A Spatial Data Infrastructure (SDI) is a framework of geospatial data, metadata, users and tools intended to provide an efficient and flexible way to use spatial information. One of the key software components of an SDI is the catalogue service which is needed to discover, query, and manage the metadata. Catalogue services in an SDI are typically based on the Open Geospatial Consortium (OGC) Catalogue Service for the Web (CSW) standard which defines common interfaces for accessing the metadata information.
A search engine is a software system capable of supporting fast and reliable search, which may use “any means necessary” to get users to the resources they need quickly and efficiently. These techniques may include features such as full text search, natural language processing, weighted results, fuzzy tolerance results, faceting, hit highlighting, recommendations, feedback mechanisms based on log mining, usage statistic gathering, and many others. In this paper we will be focusing on improving geospatial search with a search engine platform that uses Lucene, a Java-based search library, at its core.
In work funded by the National Endowment for the Humanities, the Centre for Geographic Analysis (CGA) at Harvard University is in the process of re-engineering the search component of its public domain SDI (WorldMap http://worldmap.harvard.edu ) which is based on the GeoNode platform. In the process the CGA has developed Harvard Hypermap (HHypermap), a map services registry and search platform independent from WorldMap.

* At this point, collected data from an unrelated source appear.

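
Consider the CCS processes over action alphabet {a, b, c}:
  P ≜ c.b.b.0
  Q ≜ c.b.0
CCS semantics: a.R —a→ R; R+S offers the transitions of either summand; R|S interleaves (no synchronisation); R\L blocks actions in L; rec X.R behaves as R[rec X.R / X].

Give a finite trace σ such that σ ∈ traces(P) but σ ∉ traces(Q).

cbb

P's transition system — 4 states:
  m0 = c.b.b.0 :: =c=> m1
  m1 = b.b.0 :: =b=> m2
  m2 = b.0 :: =b=> m3
  m3 = 0 :: (no moves)
Q's transition system — 3 states:
  n0 = c.b.0 :: =c=> n1
  n1 = b.0 :: =b=> n2
  n2 = 0 :: (no moves)
Trace ⟨cbb⟩ through P, begin at {m0}:
  step 1 (c): {m1}
  step 2 (b): {m2}
  step 3 (b): {m3}
  — P admits the full trace.
Trace ⟨cbb⟩ through Q, begin at {n0}:
  step 1 (c): {n1}
  step 2 (b): {n2}
  step 3 (b): ∅  — Q cannot continue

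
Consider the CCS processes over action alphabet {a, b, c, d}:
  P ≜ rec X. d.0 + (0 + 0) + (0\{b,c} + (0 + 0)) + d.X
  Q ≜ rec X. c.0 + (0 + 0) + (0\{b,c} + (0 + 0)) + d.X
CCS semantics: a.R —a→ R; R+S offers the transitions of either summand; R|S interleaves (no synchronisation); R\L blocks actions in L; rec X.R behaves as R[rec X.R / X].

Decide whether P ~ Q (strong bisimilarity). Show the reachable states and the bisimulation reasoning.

not bisimilar

LTS(P): 2 reachable states
  p0 = rec X. d.0 + (0 + 0) + (0\{b,c} + (0 + 0)) + d.X :: =d=> p0, =d=> p1
  p1 = 0 :: (no moves)
LTS(Q): 2 reachable states
  q0 = rec X. c.0 + (0 + 0) + (0\{b,c} + (0 + 0)) + d.X :: =c=> q1, =d=> q0
  q1 = 0 :: (no moves)
Partition-refinement fixed point:
  B0 = {p0}
  B1 = {p1, q1}
  B2 = {q0}
p0 ∈ B0, q0 ∈ B2 → different blocks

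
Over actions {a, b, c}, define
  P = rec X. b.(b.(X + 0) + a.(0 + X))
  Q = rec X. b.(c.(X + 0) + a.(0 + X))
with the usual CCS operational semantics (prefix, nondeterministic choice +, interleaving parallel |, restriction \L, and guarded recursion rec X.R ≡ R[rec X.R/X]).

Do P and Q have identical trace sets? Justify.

P's transition system — 4 states:
  p0 = rec X. b.(b.(X + 0) + a.(0 + X)) → —b→ p1
  p1 = b.((rec X. b.(b.(X + 0) + a.(0 + X))) + 0) + a.(0 + (rec X. b.(b.(X + 0) + a.(0 + X)))) → —a→ p2, —b→ p3
  p2 = 0 + (rec X. b.(b.(X + 0) + a.(0 + X))) → —b→ p1
  p3 = (rec X. b.(b.(X + 0) + a.(0 + X))) + 0 → —b→ p1
Q's transition system — 4 states:
  q0 = rec X. b.(c.(X + 0) + a.(0 + X)) → —b→ q1
  q1 = c.((rec X. b.(c.(X + 0) + a.(0 + X))) + 0) + a.(0 + (rec X. b.(c.(X + 0) + a.(0 + X)))) → —a→ q2, —c→ q3
  q2 = 0 + (rec X. b.(c.(X + 0) + a.(0 + X))) → —b→ q1
  q3 = (rec X. b.(c.(X + 0) + a.(0 + X))) + 0 → —b→ q1
Trace ⟨bb⟩ through P, begin at {p0}:
  after b @ step 1: {p1}
  after b @ step 2: {p3}
  ✓ P
Trace ⟨bb⟩ through Q, begin at {q0}:
  after b @ step 1: {q1}
  after b @ step 2: no successor for Q

traces(P) ≠ traces(Q) — witness ⟨bb⟩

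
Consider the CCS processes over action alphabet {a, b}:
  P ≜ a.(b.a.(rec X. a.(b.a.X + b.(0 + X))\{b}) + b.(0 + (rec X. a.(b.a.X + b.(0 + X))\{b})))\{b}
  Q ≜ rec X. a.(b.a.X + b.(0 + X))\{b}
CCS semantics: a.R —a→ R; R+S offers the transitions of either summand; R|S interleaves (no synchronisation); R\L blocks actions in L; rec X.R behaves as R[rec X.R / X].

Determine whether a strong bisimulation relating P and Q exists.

P's transition system — 2 states:
  m0 = a.(b.a.(rec X. a.(b.a.X + b.(0 + X))\{b}) + b.(0 + (rec X. a.(b.a.X + b.(0 + X))\{b})))\{b} ⊢ —a→ m1
  m1 = (b.a.(rec X. a.(b.a.X + b.(0 + X))\{b}) + b.(0 + (rec X. a.(b.a.X + b.(0 + X))\{b})))\{b} ⊢ ∅
Q's transition system — 2 states:
  n0 = rec X. a.(b.a.X + b.(0 + X))\{b} ⊢ —a→ n1
  n1 = (b.a.(rec X. a.(b.a.X + b.(0 + X))\{b}) + b.(0 + (rec X. a.(b.a.X + b.(0 + X))\{b})))\{b} ⊢ ∅
Partition-refinement fixed point:
  B0 = {m0, n0}
  B1 = {m1, n1}
m0 ∈ B0, n0 ∈ B0 → same block

bisimilar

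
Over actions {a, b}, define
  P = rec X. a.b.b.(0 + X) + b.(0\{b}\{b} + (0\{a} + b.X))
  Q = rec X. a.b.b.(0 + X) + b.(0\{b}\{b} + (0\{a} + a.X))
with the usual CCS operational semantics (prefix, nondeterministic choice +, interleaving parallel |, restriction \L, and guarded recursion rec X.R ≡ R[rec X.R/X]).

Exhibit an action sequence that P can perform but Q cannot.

P's transition system — 5 states:
  p0 = rec X. a.b.b.(0 + X) + b.(0\{b}\{b} + (0\{a} + b.X)) :: —a→ p1, —b→ p2
  p1 = b.b.(0 + (rec X. a.b.b.(0 + X) + b.(0\{b}\{b} + (0\{a} + b.X)))) :: —b→ p3
  p2 = 0\{b}\{b} + (0\{a} + b.(rec X. a.b.b.(0 + X) + b.(0\{b}\{b} + (0\{a} + b.X)))) :: —b→ p0
  p3 = b.(0 + (rec X. a.b.b.(0 + X) + b.(0\{b}\{b} + (0\{a} + b.X)))) :: —b→ p4
  p4 = 0 + (rec X. a.b.b.(0 + X) + b.(0\{b}\{b} + (0\{a} + b.X))) :: —a→ p1, —b→ p2
Q's transition system — 5 states:
  q0 = rec X. a.b.b.(0 + X) + b.(0\{b}\{b} + (0\{a} + a.X)) :: —a→ q1, —b→ q2
  q1 = b.b.(0 + (rec X. a.b.b.(0 + X) + b.(0\{b}\{b} + (0\{a} + a.X)))) :: —b→ q3
  q2 = 0\{b}\{b} + (0\{a} + a.(rec X. a.b.b.(0 + X) + b.(0\{b}\{b} + (0\{a} + a.X)))) :: —a→ q0
  q3 = b.(0 + (rec X. a.b.b.(0 + X) + b.(0\{b}\{b} + (0\{a} + a.X)))) :: —b→ q4
  q4 = 0 + (rec X. a.b.b.(0 + X) + b.(0\{b}\{b} + (0\{a} + a.X))) :: —a→ q1, —b→ q2
Run σ = ⟨bb⟩ on P: start {p0}
  after b @ step 1: {p2}
  after b @ step 2: {p0}
  — P admits the full trace.
Run σ = ⟨bb⟩ on Q: start {q0}
  after b @ step 1: {q2}
  after b @ step 2: ∅ (Q stuck)

bb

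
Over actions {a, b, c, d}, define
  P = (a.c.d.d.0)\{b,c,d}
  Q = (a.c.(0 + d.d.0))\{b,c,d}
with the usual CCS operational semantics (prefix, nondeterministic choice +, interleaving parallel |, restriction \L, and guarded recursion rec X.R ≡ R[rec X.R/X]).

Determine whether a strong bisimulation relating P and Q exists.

YES

Reachable graph of P (2 states):
  m0 = (a.c.d.d.0)\{b,c,d} → --a--▸ m1
  m1 = (c.d.d.0)\{b,c,d} → ·
Reachable graph of Q (2 states):
  n0 = (a.c.(0 + d.d.0))\{b,c,d} → --a--▸ n1
  n1 = (c.(0 + d.d.0))\{b,c,d} → ·
Bisimilarity quotient blocks:
  B0 = {m0, n0}
  B1 = {m1, n1}
m0 ∈ B0, n0 ∈ B0 → same block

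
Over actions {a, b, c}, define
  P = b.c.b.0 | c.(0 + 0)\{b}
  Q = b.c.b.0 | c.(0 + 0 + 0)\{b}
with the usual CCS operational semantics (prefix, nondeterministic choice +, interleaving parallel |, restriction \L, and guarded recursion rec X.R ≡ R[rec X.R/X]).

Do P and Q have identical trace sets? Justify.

traces(P) = traces(Q)

Reachable graph of P (8 states):
  s0 = b.c.b.0 | c.(0 + 0)\{b} → —b→ s1, —c→ s2
  s1 = c.b.0 | c.(0 + 0)\{b} → —c→ s3, —c→ s4
  s2 = b.c.b.0 | (0 + 0)\{b} → —b→ s4
  s3 = b.0 | c.(0 + 0)\{b} → —b→ s5, —c→ s6
  s4 = c.b.0 | (0 + 0)\{b} → —c→ s6
  s5 = 0 | c.(0 + 0)\{b} → —c→ s7
  s6 = b.0 | (0 + 0)\{b} → —b→ s7
  s7 = 0 | (0 + 0)\{b} → stopped
Reachable graph of Q (8 states):
  t0 = b.c.b.0 | c.(0 + 0 + 0)\{b} → —b→ t1, —c→ t2
  t1 = c.b.0 | c.(0 + 0 + 0)\{b} → —c→ t3, —c→ t4
  t2 = b.c.b.0 | (0 + 0 + 0)\{b} → —b→ t4
  t3 = b.0 | c.(0 + 0 + 0)\{b} → —b→ t5, —c→ t6
  t4 = c.b.0 | (0 + 0 + 0)\{b} → —c→ t6
  t5 = 0 | c.(0 + 0 + 0)\{b} → —c→ t7
  t6 = b.0 | (0 + 0 + 0)\{b} → —b→ t7
  t7 = 0 | (0 + 0 + 0)\{b} → stopped
Partition-refinement fixed point:
  B0 = {s0, t0}
  B1 = {s2, t2}
  B2 = {s4, t4}
  B3 = {s6, t6}
  B4 = {s7, t7}
  B5 = {s1, t1}
  B6 = {s3, t3}
  B7 = {s5, t5}
s0 ∈ B0, t0 ∈ B0 → same block
Bisimilar ⇒ trace-equivalent.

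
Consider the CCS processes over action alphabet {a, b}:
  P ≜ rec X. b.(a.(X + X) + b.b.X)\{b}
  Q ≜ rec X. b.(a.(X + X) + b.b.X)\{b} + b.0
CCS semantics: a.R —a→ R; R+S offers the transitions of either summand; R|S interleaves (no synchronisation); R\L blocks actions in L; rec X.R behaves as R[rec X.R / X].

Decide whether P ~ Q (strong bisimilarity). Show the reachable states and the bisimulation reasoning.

not bisimilar

LTS(P): 3 reachable states
  s0 = rec X. b.(a.(X + X) + b.b.X)\{b} :: ··b··> s1
  s1 = (a.((rec X. b.(a.(X + X) + b.b.X)\{b}) + (rec X. b.(a.(X + X) + b.b.X)\{b})) + b.b.(rec X. b.(a.(X + X) + b.b.X)\{b}))\{b} :: ··a··> s2
  s2 = ((rec X. b.(a.(X + X) + b.b.X)\{b}) + (rec X. b.(a.(X + X) + b.b.X)\{b}))\{b} :: ·
LTS(Q): 4 reachable states
  t0 = rec X. b.(a.(X + X) + b.b.X)\{b} + b.0 :: ··b··> t1, ··b··> t2
  t1 = (a.((rec X. b.(a.(X + X) + b.b.X)\{b} + b.0) + (rec X. b.(a.(X + X) + b.b.X)\{b} + b.0)) + b.b.(rec X. b.(a.(X + X) + b.b.X)\{b} + b.0))\{b} :: ··a··> t3
  t2 = 0 :: ·
  t3 = ((rec X. b.(a.(X + X) + b.b.X)\{b} + b.0) + (rec X. b.(a.(X + X) + b.b.X)\{b} + b.0))\{b} :: ·
Coarsest stable partition (strong bisimilarity classes):
  B0 = {s0}
  B1 = {s1, t1}
  B2 = {s2, t2, t3}
  B3 = {t0}
s0 ∈ B0, t0 ∈ B3 → different blocks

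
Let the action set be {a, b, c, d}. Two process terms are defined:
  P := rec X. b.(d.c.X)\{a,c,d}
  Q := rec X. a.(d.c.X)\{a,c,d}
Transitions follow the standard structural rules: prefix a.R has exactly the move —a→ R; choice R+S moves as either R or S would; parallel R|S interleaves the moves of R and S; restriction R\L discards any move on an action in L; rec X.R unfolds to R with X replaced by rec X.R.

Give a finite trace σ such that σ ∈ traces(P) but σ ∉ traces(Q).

b

LTS(P): 2 reachable states
  p0 = rec X. b.(d.c.X)\{a,c,d} → -b-> p1
  p1 = (d.c.(rec X. b.(d.c.X)\{a,c,d}))\{a,c,d} → (no moves)
LTS(Q): 2 reachable states
  q0 = rec X. a.(d.c.X)\{a,c,d} → -a-> q1
  q1 = (d.c.(rec X. a.(d.c.X)\{a,c,d}))\{a,c,d} → (no moves)
Executing b from P (initial set {p0}):
  step 1 (b): {p1}
  ✓ P
Executing b from Q (initial set {q0}):
  step 1 (b): no successor for Q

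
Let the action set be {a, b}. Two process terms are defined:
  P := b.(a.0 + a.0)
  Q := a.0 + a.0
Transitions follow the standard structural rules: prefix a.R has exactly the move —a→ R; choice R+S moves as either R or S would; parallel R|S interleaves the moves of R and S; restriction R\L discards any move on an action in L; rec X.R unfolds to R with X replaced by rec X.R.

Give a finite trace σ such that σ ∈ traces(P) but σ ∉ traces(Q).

P's transition system — 3 states:
  u0 = b.(a.0 + a.0) ⊢ -b-> u1
  u1 = a.0 + a.0 ⊢ -a-> u2
  u2 = 0 ⊢ deadlocked
Q's transition system — 2 states:
  v0 = a.0 + a.0 ⊢ -a-> v1
  v1 = 0 ⊢ deadlocked
Executing b from P (initial set {u0}):
  step 1 (b): {u1}
  — P admits the full trace.
Executing b from Q (initial set {v0}):
  step 1 (b): no successor for Q

b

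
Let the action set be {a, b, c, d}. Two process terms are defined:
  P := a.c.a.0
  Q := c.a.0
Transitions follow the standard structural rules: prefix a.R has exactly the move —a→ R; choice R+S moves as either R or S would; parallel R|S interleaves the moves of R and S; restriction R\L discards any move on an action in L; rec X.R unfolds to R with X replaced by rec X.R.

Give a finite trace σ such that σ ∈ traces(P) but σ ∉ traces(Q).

a

Reachable graph of P (4 states):
  s0 = a.c.a.0 :: =a=> s1
  s1 = c.a.0 :: =c=> s2
  s2 = a.0 :: =a=> s3
  s3 = 0 :: deadlocked
Reachable graph of Q (3 states):
  t0 = c.a.0 :: =c=> t1
  t1 = a.0 :: =a=> t2
  t2 = 0 :: deadlocked
Executing a from P (initial set {s0}):
  after a @ step 1: {s1}
  ✓ P
Executing a from Q (initial set {t0}):
  after a @ step 1: ∅ (Q stuck)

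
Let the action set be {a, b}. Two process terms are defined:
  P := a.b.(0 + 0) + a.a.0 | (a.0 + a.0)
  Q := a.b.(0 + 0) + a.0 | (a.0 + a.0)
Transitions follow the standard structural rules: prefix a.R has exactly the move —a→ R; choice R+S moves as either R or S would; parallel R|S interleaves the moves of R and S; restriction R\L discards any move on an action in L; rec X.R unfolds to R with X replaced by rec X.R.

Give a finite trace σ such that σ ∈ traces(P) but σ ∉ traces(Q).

P's transition system — 8 states:
  p0 = a.b.(0 + 0) + a.a.0 | (a.0 + a.0) | --a--▸ p1, --a--▸ p2, --a--▸ p3
  p1 = a.0 | (a.0 + a.0) | --a--▸ p4, --a--▸ p5
  p2 = a.a.0 | 0 | --a--▸ p5
  p3 = b.(0 + 0) | --b--▸ p6
  p4 = 0 | (a.0 + a.0) | --a--▸ p7
  p5 = a.0 | 0 | --a--▸ p7
  p6 = 0 + 0 | (no moves)
  p7 = 0 | 0 | (no moves)
Q's transition system — 6 states:
  q0 = a.b.(0 + 0) + a.0 | (a.0 + a.0) | --a--▸ q1, --a--▸ q2, --a--▸ q3
  q1 = 0 | (a.0 + a.0) | --a--▸ q4
  q2 = a.0 | 0 | --a--▸ q4
  q3 = b.(0 + 0) | --b--▸ q5
  q4 = 0 | 0 | (no moves)
  q5 = 0 + 0 | (no moves)
Run σ = ⟨aaa⟩ on P: start {p0}
  [1] a ⇒ {p1, p2, p3}
  [2] a ⇒ {p4, p5}
  [3] a ⇒ {p7}
  P completes σ.
Run σ = ⟨aaa⟩ on Q: start {q0}
  [1] a ⇒ {q1, q2, q3}
  [2] a ⇒ {q4}
  [3] a ⇒ no successor for Q

aaa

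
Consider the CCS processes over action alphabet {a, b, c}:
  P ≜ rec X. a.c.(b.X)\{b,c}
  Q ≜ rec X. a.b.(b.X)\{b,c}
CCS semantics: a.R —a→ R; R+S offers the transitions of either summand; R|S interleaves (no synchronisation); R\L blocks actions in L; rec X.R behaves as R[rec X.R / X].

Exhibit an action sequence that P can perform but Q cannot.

Reachable graph of P (3 states):
  m0 = rec X. a.c.(b.X)\{b,c} → ··a··> m1
  m1 = c.(b.(rec X. a.c.(b.X)\{b,c}))\{b,c} → ··c··> m2
  m2 = (b.(rec X. a.c.(b.X)\{b,c}))\{b,c} → deadlocked
Reachable graph of Q (3 states):
  n0 = rec X. a.b.(b.X)\{b,c} → ··a··> n1
  n1 = b.(b.(rec X. a.b.(b.X)\{b,c}))\{b,c} → ··b··> n2
  n2 = (b.(rec X. a.b.(b.X)\{b,c}))\{b,c} → deadlocked
Run σ = ⟨ac⟩ on P: start {m0}
  after a @ step 1: {m1}
  after c @ step 2: {m2}
  P completes σ.
Run σ = ⟨ac⟩ on Q: start {n0}
  after a @ step 1: {n1}
  after c @ step 2: no successor for Q

ac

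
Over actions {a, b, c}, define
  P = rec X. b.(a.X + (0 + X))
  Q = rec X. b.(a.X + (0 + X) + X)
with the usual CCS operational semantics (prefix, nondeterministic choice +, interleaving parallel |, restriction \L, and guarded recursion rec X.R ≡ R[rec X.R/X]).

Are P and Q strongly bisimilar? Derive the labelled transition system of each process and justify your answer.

LTS(P): 2 reachable states
  m0 = rec X. b.(a.X + (0 + X)) :: —b→ m1
  m1 = a.(rec X. b.(a.X + (0 + X))) + (0 + (rec X. b.(a.X + (0 + X)))) :: —a→ m0, —b→ m1
LTS(Q): 2 reachable states
  n0 = rec X. b.(a.X + (0 + X) + X) :: —b→ n1
  n1 = a.(rec X. b.(a.X + (0 + X) + X)) + (0 + (rec X. b.(a.X + (0 + X) + X))) + (rec X. b.(a.X + (0 + X) + X)) :: —a→ n0, —b→ n1
Bisimilarity quotient blocks:
  B0 = {m0, n0}
  B1 = {m1, n1}
m0 ∈ B0, n0 ∈ B0 → same block

YES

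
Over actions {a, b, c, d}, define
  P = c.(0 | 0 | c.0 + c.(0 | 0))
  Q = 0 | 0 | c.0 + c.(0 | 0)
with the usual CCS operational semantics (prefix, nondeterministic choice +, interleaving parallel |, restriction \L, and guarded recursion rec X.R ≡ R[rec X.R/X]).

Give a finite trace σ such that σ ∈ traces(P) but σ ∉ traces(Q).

P's transition system — 4 states:
  s0 = c.(0 | 0 | c.0 + c.(0 | 0)) :: =c=> s1
  s1 = 0 | 0 | c.0 + c.(0 | 0) :: =c=> s2, =c=> s3
  s2 = 0 | 0 :: ∅
  s3 = 0 | 0 | 0 :: ∅
Q's transition system — 3 states:
  t0 = 0 | 0 | c.0 + c.(0 | 0) :: =c=> t1, =c=> t2
  t1 = 0 | 0 :: ∅
  t2 = 0 | 0 | 0 :: ∅
Trace ⟨cc⟩ through P, begin at {s0}:
  after c @ step 1: {s1}
  after c @ step 2: {s2, s3}
  P completes σ.
Trace ⟨cc⟩ through Q, begin at {t0}:
  after c @ step 1: {t1, t2}
  after c @ step 2: ∅  — Q cannot continue

cc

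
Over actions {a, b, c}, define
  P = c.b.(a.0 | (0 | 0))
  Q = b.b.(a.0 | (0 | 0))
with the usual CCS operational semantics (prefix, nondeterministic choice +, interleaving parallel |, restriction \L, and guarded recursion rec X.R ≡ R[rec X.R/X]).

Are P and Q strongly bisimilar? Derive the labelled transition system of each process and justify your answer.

LTS(P): 4 reachable states
  u0 = c.b.(a.0 | (0 | 0)) → ··c··> u1
  u1 = b.(a.0 | (0 | 0)) → ··b··> u2
  u2 = a.0 | (0 | 0) → ··a··> u3
  u3 = 0 | (0 | 0) → ∅
LTS(Q): 4 reachable states
  v0 = b.b.(a.0 | (0 | 0)) → ··b··> v1
  v1 = b.(a.0 | (0 | 0)) → ··b··> v2
  v2 = a.0 | (0 | 0) → ··a··> v3
  v3 = 0 | (0 | 0) → ∅
Partition-refinement fixed point:
  B0 = {u0}
  B1 = {u1, v1}
  B2 = {u2, v2}
  B3 = {u3, v3}
  B4 = {v0}
u0 ∈ B0, v0 ∈ B4 → different blocks

not bisimilar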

The goal of HHypermap is to provide a framework for building and maintaining a comprehensive registry of web map services, and because such a registry is expected to be large, the system supports the development of clients with modern search capabilities such as spatial and temporal faceting and instant previews via an open API. Behind the scenes HHypermap scalably harvests OGC and Esri service metadata from distributed servers, organizes that information, and pushes it to a search engine. The system monitors services for reliability and uses that to improve search. End users will be able to search the SDI metadata using standard interfaces provided by the internal CSW catalogue, and will benefit from the enhanced search possibilities provided by an advanced search engine. HHypermap is built on an open source software source stack.